Wpis z mikrobloga

No jak mnie #!$%@? jak nie wracam prosto z pracy do domu tylko kończę swoje sprawy, idę na siłownię czy cokolwiek i różowa dzwoni - "gdzie ty jesteś? Kończyłes dzisiaj o 16?" "tak, na siłowni byłem, releasa miałem itd" "no ale..."

I tu mnie już telepie. Zaczynam się robić niemiły. Jakbyśmy byli gdzieś umówieni, byłbym jej do czegoś potrzebny - ok, rozumiem. Ale "bo konczysz dzisiaj o tej i o tej..."
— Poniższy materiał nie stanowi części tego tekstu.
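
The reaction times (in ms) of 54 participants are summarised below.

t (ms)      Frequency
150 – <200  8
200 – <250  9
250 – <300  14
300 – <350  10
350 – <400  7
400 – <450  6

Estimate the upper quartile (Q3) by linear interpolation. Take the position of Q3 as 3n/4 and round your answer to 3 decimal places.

Cumulative frequencies: 8, 17, 31, 41, 48, 54
n = 54; position = 3n/4 = 40.5.
This falls in the class 300 – <350: L = 300, F = 31, f = 10, h = 50.
Upper quartile ≈ 300 + ((40.5 − 31) / 10) × 50 = 347.5000

347.500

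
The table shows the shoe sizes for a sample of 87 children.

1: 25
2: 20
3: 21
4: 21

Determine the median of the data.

Cumulative frequencies: 25, 45, 66, 87
n = 87, so the median is the value in position (n+1)/2 = 44.
Position 44 falls at value 2.

2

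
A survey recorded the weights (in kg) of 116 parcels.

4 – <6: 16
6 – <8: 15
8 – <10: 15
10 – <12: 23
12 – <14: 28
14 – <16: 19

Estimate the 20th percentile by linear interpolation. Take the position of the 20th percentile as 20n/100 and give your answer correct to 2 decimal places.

6.96

Cumulative frequencies: 16, 31, 46, 69, 97, 116
n = 116; position = 20n/100 = 23.2.
This falls in the class 6 – <8: L = 6, F = 16, f = 15, h = 2.
20th percentile ≈ 6 + ((23.2 − 16) / 15) × 2 = 6.9600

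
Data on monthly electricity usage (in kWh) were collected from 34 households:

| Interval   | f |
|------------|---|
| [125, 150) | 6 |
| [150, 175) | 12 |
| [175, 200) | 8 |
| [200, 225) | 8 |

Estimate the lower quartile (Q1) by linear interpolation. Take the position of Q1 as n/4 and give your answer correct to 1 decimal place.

Cumulative frequencies: 6, 18, 26, 34
n = 34; position = n/4 = 8.5.
This falls in the class [150, 175): L = 150, F = 6, f = 12, h = 25.
Lower quartile ≈ 150 + ((8.5 − 6) / 12) × 25 = 155.2083

155.2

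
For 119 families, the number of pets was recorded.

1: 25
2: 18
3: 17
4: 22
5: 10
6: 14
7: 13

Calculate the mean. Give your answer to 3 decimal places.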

Żeby była jasność - to najlepsza osoba jaką w życiu poznałem, cały mój świat, żona, przyjaciółka. W dodatku wie, że mnie to #!$%@? i hamuje się, bo widzę po niej. Ale komuś jednak musiałem to powiedzieć, padło na Was Miruny

#mikrokoksy #logikarozowychpaskow #zwiazki #praca
  • 15
@rodzinnabutelka: jak się wypuszcza nową wersję oprogramowania, np strony, to w korpoświecie to się nazywa release. Czasem trzeba wtedy zostać po godzinach ze wzgledu na strefy czasowe i żeby dopilnować czy wszystko gra
Nie możesz napisać smsa,ze skończyłeś prace i idziesz gdzies tam,będę później ? ;)


@ticzer: Prościej by było pisać jak raz na jakiś czas nie ma nic do roboty i przyjdzie do domu prosto po pracy.